With that, Norton threatened the existence of groups that may never involve themselves in elections but do lobby and inform their members of issues before Congress and the administration. At first, his draft opinion was to be taken up by the FEC at its February 5 meeting. But the alarm bells were sounding across nonprofit America. On February 4, 324 such organizations signed a letter to the commission objecting to the opinion. In an accompanying release, the People For the American Way wrote, "It could be virtually impossible for groups other than federal [political action committees] to criticize and commend members of Congress or President Bush for anything they say or do if the commissioners approve the draft."

The signatory groups included such usual suspects as People For the American Way, the Sierra Club, the League of Conservation Voters, Planned Parenthood, and the National Abortion Rights Action League. But the protesting groups also included such far-flung entries as the American Lung Association, the Cleveland Tenants Organization, the American Jewish Committee, the Homeless and Housing Coalition of Kentucky, and the East Bay Asian Local Development Corporation. Confronted with this storm of criticism, the FEC delayed its decision until it meets again on February 18. Even Public Citizen, after noting its involvement in the fight for McCain-Feingold, expressed concern that nothing in the opinion limited the fund-raising restrictions to 527s, but threatened, rather, to extend them to the "legitimate activities of all nonprofit organizations." (Common Cause was conspicuous by its absence from the fray.)

Only three small campaign-finance-reform organizations stuck up for the opinion. Fred Wertheimer, who heads Democracy 21, contends that Norton's opinion doesn't refer to all nonprofits. And in a stunning display of Republican discipline, not one of the conservative organizations that have traditionally opposed FEC restrictions on campaign activities -- among them the National Rifle Association and the anti-abortion groups -- have said a word about Norton's opinion, though their own activities would clearly be curtailed should the FEC adopt the opinion.

Republican discipline, or the lack thereof, may ultimately determine the fate of the nonprofits and the 527s. By law, the six FEC commissioners are divided equally between the two parties. One of the Democrats, lame duck Scott Thomas, has spent three decades at the commission, first as a staffer, then as a member for the past 18 years. He wanted one more term, but labor, fearing he'd support a version of reform that would make it impossible for Democrats to achieve a level playing field, prevailed upon congressional Democrats not to renew his membership. "He's very angry about not getting reappointed; it's his entire professional life," says one commission insider. Democrats fear that an embittered Thomas may vote to uphold Norton's recommendations.

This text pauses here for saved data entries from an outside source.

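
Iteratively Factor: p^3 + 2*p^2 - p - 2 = (p - 1)*(p^2 + 3*p + 2) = (p - 1)*(p + 2)*(p + 1)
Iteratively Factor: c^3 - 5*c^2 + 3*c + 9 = (c - 3)*(c^2 - 2*c - 3) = (c - 3)^2*(c + 1)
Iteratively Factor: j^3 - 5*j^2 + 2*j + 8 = (j - 2)*(j^2 - 3*j - 4) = (j - 2)*(j + 1)*(j - 4)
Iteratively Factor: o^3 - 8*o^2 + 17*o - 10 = (o - 1)*(o^2 - 7*o + 10) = (o - 5)*(o - 1)*(o - 2)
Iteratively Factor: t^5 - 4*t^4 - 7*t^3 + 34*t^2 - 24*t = (t - 1)*(t^4 - 3*t^3 - 10*t^2 + 24*t) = (t - 1)*(t + 3)*(t^3 - 6*t^2 + 8*t) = (t - 4)*(t - 1)*(t + 3)*(t^2 - 2*t) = (t - 4)*(t - 2)*(t - 1)*(t + 3)*(t)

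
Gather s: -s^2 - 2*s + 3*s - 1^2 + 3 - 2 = -s^2 + s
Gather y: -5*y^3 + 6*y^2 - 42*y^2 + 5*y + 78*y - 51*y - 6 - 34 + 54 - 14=-5*y^3 - 36*y^2 + 32*y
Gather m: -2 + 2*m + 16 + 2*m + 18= 4*m + 32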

But some hope that the FEC's new chairman, Republican Bradley Smith, a longtime opponent of regulating campaign-related fund raising and speech, may not toe the party line. "I would imagine he is trying to weigh his philosophy against the partisan imperatives of 2004," says one attorney who specializes in election law.

Many on the Republican right have long spoken of "defunding the left." The FEC opinion is a step in that direction, and certainly part of a deliberate strategy to stop the Democrats in the midst of a hugely promising voter-registration effort. In a clear attempt to scare off prospective donors to the Democratic groups, the GOP chairman of the Committee on House Administration, Ohio's Bob Ney, has vowed to subpoena the records of the 527s and is threatening to subpoena such principles as Rosenthal, Ickes, and Soros.

"I can't remember an incident since the McCarthy era," says Larry Gold, an attorney who represents a number of the leading 527s, "when an ongoing political organization had to prove it's complying with the law when there are no credible allegations that it's not."